The modified ext3_new_block() function was then used to implement ext3's get_blocks() method, the standardized filesystem interface to translate a file offset and a length to a set of on-disk blocks. It does this by starting at the first file offset and translating it into a logical block number, and then taking that logical block number and mapping it to a physical block number. If the logical block has already been mapped, then it will continue mapping the next logical block until the requisite number of physical blocks have been returned, or an unallocated block is found.
If some blocks need to be allocated, first ext3_get_blocks() will look ahead to see how many adjacent blocks are needed, and then passes this allocation request to ext3_new_blocks(), searches for the requested free blocks, marks them as used, and returns them to ext3_get_blocks(). Next, ext3_get_blocks() will update the inode's direct blocks, or a single indirect block to point at the allocated blocks.
Currently, this ext3_get_blocks() implementation does not allocate blocks across an indirect block boundary. There are two reasons for this. First, the JBD journaling requests the filesystem to reserve the maximum of blocks that will require journaling, when a new transaction handle is requested via ext3_journal_start(). If we were to allow a multiple block allocation request to span an indirect block boundary, it would be difficult to predict how many metadata blocks may get dirtied and thus require journaling. Secondly, it would be difficult to place any newly allocated indirect blocks so they are appropriately interleaved with the data blocks.

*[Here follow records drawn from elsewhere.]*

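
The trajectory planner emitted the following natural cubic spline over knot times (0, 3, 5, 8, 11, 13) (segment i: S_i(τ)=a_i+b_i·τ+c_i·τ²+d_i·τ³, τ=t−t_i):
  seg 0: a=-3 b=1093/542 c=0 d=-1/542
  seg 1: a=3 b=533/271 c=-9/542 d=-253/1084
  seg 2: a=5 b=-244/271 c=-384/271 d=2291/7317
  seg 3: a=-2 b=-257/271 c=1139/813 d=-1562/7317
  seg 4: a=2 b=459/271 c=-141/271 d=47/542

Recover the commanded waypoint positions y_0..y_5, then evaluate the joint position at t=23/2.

y_0=-3 y_1=3 y_2=5 y_3=-2 y_4=2 y_5=4
S(23/2) = 11827/4336

y_0 = S_0(0) = a_0 = -3
y_1 = S_1(0) = a_1 = 3
y_2 = S_2(0) = a_2 = 5
y_3 = S_3(0) = a_3 = -2
y_4 = S_4(0) = a_4 = 2
y_5 = S_4(2) = 4
t_q=23/2 is in segment 4 (τ=1/2); S_4(τ)=11827/4336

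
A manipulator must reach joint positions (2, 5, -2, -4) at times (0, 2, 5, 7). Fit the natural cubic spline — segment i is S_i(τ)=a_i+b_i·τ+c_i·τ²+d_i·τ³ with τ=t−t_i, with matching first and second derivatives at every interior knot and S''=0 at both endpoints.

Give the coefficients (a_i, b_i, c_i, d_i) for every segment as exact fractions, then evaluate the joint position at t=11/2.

Δ: Δ0=3/2, Δ1=-7/3, Δ2=-1
row 1: diag=10, rhs=-23; c'=3/10, d'=-23/10
row 2: denom=10−3·3/10=91/10; d'=(8−3·-23/10)/(91/10)=149/91
back: M2=149/91
back: M1=-23/10−3/10·149/91=-254/91
M: M0=0, M1=-254/91, M2=149/91, M3=0
seg 0: a=2, c=M0/2=0, d=(M1−M0)/(6·2)=-127/546, b=Δ0−h0·(2M0+M1)/6=1327/546
seg 1: a=5, c=M1/2=-127/91, d=(M2−M1)/(6·3)=31/126, b=Δ1−h1·(2M1+M2)/6=-197/546
seg 2: a=-2, c=M2/2=149/182, d=(M3−M2)/(6·2)=-149/1092, b=Δ2−h2·(2M2+M3)/6=-571/273
t_q=11/2 → seg 2, τ=1/2; S=-2+-571/273·τ+149/182·τ²+-149/1092·τ³=-1189/416

  seg 0: a=2 b=1327/546 c=0 d=-127/546
  seg 1: a=5 b=-197/546 c=-127/91 d=31/126
  seg 2: a=-2 b=-571/273 c=149/182 d=-149/1092
S(11/2) = -1189/416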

Currently, only the Direct I/O code path uses the get_blocks() interfaces; the mpage_writepages() function calls mpage_writepage() which in turn calls get_block(). Since only a few workloads (mainly databases) use Direct I/O, Suparna Bhattacharya has written a patch to change mpage_writepages() use get_blocks() instead. This change should be generically helpful for any filesystems which implement an efficient get_blocks() function.
Draft patches have already been posted to the ext2-devel mailing list. As of this writing, we are trying to integrate Mingming's ext3_get_blocks() patch, Suparna Bhattacharya's mpage_writepage() patch and Badari Pulavarty's generic delayed allocation patch (discussed in Section 4.2) in order to evaluate these three patches together using benchmarks.